The outcome of this particular suit could be the most consequential in setting precedent for emerging AI copyright law in the US. The AI companies generally defend content scraping by claiming that it falls under the parameters of the “fair use” doctrine, and the AI bots merely access public information in a way that any other average internet user might. But a key to a successful fair use defense is demonstrating a “transformative” quality and keeping to within a certain limited amount of the original content, where the AI outfits may wind up in legal trouble if models regularly regurgitate significant portions of articles without providing source credits.

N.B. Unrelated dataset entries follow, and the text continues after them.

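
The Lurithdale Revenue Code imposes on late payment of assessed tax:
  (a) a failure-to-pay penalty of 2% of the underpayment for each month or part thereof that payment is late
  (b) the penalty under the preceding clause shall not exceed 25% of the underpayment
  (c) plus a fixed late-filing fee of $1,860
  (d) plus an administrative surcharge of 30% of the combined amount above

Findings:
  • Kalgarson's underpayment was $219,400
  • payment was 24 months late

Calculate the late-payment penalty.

$73,723

Accrued rate: 2% × 24 = 48%, capped at 25% → 25%
Failure-to-pay penalty: 25% of $219,400 = $54,850
Penalty before surcharge: $54,850 + $1,860 = $56,710
Administrative surcharge: 30% of $56,710 = $17,013
Total penalty: $56,710 + $17,013 = $73,723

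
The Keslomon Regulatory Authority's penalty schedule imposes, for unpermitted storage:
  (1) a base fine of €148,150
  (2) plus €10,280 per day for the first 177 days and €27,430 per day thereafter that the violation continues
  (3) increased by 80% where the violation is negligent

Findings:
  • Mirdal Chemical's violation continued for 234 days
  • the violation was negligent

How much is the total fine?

First 177 days: 177 × €10,280 = €1,819,560
Remaining days: (234 − 177) × €27,430 = €1,563,510
Per-day component: €1,819,560 + €1,563,510 = €3,383,070
Base plus per-day: €148,150 + €3,383,070 = €3,531,220
Enhancement: 80% of €3,531,220 = €2,824,976
Enhanced fine: €3,531,220 + €2,824,976 = €6,356,196

Civil penalty: €6,356,196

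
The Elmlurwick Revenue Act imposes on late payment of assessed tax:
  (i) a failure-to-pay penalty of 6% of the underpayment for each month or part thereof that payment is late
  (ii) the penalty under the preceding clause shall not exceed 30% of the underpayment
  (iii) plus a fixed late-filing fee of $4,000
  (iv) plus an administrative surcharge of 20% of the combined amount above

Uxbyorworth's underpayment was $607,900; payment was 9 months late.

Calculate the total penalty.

Accrued rate: 6% × 9 = 54%, capped at 30% → 30%
Failure-to-pay penalty: 30% of $607,900 = $182,370
Penalty before surcharge: $182,370 + $4,000 = $186,370
Administrative surcharge: 20% of $186,370 = $37,274
Total penalty: $186,370 + $37,274 = $223,644

$223,644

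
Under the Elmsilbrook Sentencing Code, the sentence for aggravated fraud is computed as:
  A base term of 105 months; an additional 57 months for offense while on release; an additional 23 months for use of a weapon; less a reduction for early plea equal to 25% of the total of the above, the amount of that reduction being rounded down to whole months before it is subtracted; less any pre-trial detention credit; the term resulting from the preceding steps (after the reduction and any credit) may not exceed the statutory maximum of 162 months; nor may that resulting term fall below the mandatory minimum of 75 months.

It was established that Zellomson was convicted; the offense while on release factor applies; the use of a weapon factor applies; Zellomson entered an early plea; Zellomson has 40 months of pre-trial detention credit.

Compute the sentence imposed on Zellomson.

Sentence: 99 months

Offense while on release enhancement: +57 months
Use of a weapon enhancement: +23 months
Adjusted term: 105 months + 57 months + 23 months = 185 months
Early plea reduction: 25% of 185 months = 46 months (rounded down)
After reduction: 185 − 46 = 139 months
Less pre-trial detention credit: 139 months − 40 months = 99 months
Cap at 162 months: 99 months is within the cap, no reduction.
Minimum 75 months: 99 months meets the minimum, no increase.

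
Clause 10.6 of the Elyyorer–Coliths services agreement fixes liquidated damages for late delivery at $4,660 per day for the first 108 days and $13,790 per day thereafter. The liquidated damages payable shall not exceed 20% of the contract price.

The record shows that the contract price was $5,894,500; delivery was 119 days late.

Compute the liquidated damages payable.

First 108 days: 108 × $4,660 = $503,280
Remaining days: (119 − 108) × $13,790 = $151,690
Accrued per-day damages: $503,280 + $151,690 = $654,970
Cap: 20% of $5,894,500 = $1,178,900
Cap at $1,178,900: $654,970 is within the cap, no reduction.

$654,970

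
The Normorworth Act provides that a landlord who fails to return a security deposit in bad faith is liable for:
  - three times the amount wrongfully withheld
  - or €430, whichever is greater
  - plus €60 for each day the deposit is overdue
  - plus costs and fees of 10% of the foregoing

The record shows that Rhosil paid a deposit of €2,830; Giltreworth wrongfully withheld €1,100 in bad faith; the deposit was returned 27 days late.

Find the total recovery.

Trebled: 3 × €1,100 = €3,300
Minimum €430: €3,300 meets the minimum, no increase.
Late-return penalty: 27 × €60 = €1,620
Damages plus late penalty: €3,300 + €1,620 = €4,920
Costs and fees: 10% of €4,920 = €492
Total recovery: €4,920 + €492 = €5,412

€5,412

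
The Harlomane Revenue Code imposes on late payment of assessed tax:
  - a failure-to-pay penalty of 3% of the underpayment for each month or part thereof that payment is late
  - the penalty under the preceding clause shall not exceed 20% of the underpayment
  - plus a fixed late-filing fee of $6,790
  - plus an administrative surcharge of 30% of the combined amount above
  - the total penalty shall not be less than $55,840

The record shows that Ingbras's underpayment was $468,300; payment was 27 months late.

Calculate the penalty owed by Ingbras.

Accrued rate: 3% × 27 = 81%, capped at 20% → 20%
Failure-to-pay penalty: 20% of $468,300 = $93,660
Penalty before surcharge: $93,660 + $6,790 = $100,450
Administrative surcharge: 30% of $100,450 = $30,135
Total penalty: $100,450 + $30,135 = $130,585
Minimum $55,840: $130,585 meets the minimum, no increase.

$130,585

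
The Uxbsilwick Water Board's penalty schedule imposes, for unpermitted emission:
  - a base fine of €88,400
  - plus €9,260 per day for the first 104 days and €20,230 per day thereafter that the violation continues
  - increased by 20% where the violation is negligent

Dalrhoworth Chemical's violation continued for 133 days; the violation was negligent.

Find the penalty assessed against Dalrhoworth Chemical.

€1,965,732

First 104 days: 104 × €9,260 = €963,040
Remaining days: (133 − 104) × €20,230 = €586,670
Per-day component: €963,040 + €586,670 = €1,549,710
Base plus per-day: €88,400 + €1,549,710 = €1,638,110
Enhancement: 20% of €1,638,110 = €327,622
Enhanced fine: €1,638,110 + €327,622 = €1,965,732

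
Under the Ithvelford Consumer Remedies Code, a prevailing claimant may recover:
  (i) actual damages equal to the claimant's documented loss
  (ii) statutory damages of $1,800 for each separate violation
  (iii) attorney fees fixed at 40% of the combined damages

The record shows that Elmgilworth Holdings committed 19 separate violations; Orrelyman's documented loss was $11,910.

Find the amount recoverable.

Statutory damages: 19 × $1,800 = $34,200
Combined damages: $11,910 + $34,200 = $46,110
Attorney fees: 40% of $46,110 = $18,444
Total recovery: $46,110 + $18,444 = $64,554

Total recovery: $64,554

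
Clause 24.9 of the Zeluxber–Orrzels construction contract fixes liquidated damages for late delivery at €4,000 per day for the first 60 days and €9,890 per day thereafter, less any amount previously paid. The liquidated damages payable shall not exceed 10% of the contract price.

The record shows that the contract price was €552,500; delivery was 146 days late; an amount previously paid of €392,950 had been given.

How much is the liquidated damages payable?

First 60 days: 60 × €4,000 = €240,000
Remaining days: (146 − 60) × €9,890 = €850,540
Accrued per-day damages: €240,000 + €850,540 = €1,090,540
Less amount previously paid: €1,090,540 − €392,950 = €697,590
Cap: 10% of €552,500 = €55,250
Cap at €55,250: €697,590 exceeds the cap → €55,250

Liquidated damages: €55,250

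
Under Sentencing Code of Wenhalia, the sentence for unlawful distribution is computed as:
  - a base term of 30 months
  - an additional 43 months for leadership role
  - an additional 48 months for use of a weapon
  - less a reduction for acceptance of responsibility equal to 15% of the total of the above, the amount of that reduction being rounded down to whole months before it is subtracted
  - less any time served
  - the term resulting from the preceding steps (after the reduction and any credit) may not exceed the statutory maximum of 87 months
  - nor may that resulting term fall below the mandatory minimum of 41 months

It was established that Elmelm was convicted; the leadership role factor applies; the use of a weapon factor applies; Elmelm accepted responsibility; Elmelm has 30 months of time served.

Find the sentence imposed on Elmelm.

Leadership role enhancement: +43 months
Use of a weapon enhancement: +48 months
Adjusted term: 30 months + 43 months + 48 months = 121 months
Acceptance of responsibility reduction: 15% of 121 months = 18 months (rounded down)
After reduction: 121 − 18 = 103 months
Less time served: 103 months − 30 months = 73 months
Cap at 87 months: 73 months is within the cap, no reduction.
Minimum 41 months: 73 months meets the minimum, no increase.

73 months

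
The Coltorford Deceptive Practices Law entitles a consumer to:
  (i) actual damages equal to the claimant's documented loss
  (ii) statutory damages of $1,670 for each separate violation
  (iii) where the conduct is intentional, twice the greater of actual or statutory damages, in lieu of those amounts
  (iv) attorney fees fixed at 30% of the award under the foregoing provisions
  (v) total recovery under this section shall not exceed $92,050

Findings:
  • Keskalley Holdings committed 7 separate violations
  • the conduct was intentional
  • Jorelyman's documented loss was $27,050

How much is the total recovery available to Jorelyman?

Statutory damages: 7 × $1,670 = $11,690
Greater of actual damages ($27,050) or statutory damages ($11,690): $27,050
Doubled: 2 × $27,050 = $54,100
Attorney fees: 30% of $54,100 = $16,230
Total before cap: $54,100 + $16,230 = $70,330
Cap at $92,050: $70,330 is within the cap, no reduction.

Total recovery: $70,330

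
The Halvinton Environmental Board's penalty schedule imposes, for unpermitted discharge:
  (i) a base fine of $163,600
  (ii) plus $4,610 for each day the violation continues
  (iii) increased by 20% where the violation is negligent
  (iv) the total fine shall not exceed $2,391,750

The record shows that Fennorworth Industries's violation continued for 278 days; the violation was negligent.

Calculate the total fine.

$1,734,216

Per-day component: 278 × $4,610 = $1,281,580
Base plus per-day: $163,600 + $1,281,580 = $1,445,180
Enhancement: 20% of $1,445,180 = $289,036
Enhanced fine: $1,445,180 + $289,036 = $1,734,216
Cap at $2,391,750: $1,734,216 is within the cap, no reduction.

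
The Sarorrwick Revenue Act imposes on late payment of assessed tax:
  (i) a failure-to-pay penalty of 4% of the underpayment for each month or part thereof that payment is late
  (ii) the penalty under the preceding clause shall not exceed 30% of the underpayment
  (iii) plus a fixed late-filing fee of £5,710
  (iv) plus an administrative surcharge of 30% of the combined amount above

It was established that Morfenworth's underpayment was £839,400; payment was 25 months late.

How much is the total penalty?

Accrued rate: 4% × 25 = 100%, capped at 30% → 30%
Failure-to-pay penalty: 30% of £839,400 = £251,820
Penalty before surcharge: £251,820 + £5,710 = £257,530
Administrative surcharge: 30% of £257,530 = £77,259
Total penalty: £257,530 + £77,259 = £334,789

£334,789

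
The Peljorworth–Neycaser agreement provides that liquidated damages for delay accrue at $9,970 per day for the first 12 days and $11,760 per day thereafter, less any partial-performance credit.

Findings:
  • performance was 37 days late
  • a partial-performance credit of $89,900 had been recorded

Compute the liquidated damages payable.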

Dr. Kolochenko, CEO at ImmuniWeb, believes that the “pay to scrape” model will greatly expand in the coming months and could prove to be a significant obstacle for the AI outfits: “This long-awaited feature by Cloudflare is a true disaster for many GenAI vendors, which may be fatal to the current business models of GenAI. Given that Cloudflare protects the majority of the world’s most popular websites, as well as millions of smaller websites that publish academic and scientific content, this security feature will elegantly prevent data-greedy bots from unwarrantedly scraping human-created content without permission and without paying for it. Ironically, the fierce legal battles currently taking place in courts on both sides of the Atlantic – disputing the alleged copyright infringements by numerous AI vendors – are mostly re-litigating arguments that are already lost. At the end of the day, these lawsuits will bring from little to no value to GenAI vendors: virtually all creative content providers are incrementally protecting their content with advanced anti-bot protection mechanisms, which Cloudflare has just made available to everybody in one click. Furthermore, content providers add specific contractual provisions to their terms of service that expressly prohibit any use of their data for LLM training purposes. In case of a violation of such terms of service, content providers will have a straightforward and time-tested legal claim for breach of contract, possibly accompanied with liquidated damages per violation, making such claims extremely lucrative for the plaintiffs. Furthermore, in some jurisdictions, a deliberate bypass of anti-bot protection and massive data scraping may constitute a criminal offense. Of note, all this has virtually nothing to do with copyright law. Ultimately, GenAI vendors – that now vigorously argue in courts that exploitation of third-party content for LLM training purposes constitutes a fair use exception under the copyright law – will likely face even greater liability under the avalanche of breach of contract claims. In sum, most GenAI vendors will soon face a tough reality: paying a fair price for high-quality training data, while staying profitable. In view of the formidable competition emanating from China, many Western GenAI companies may simply quit the business as economically unviable.”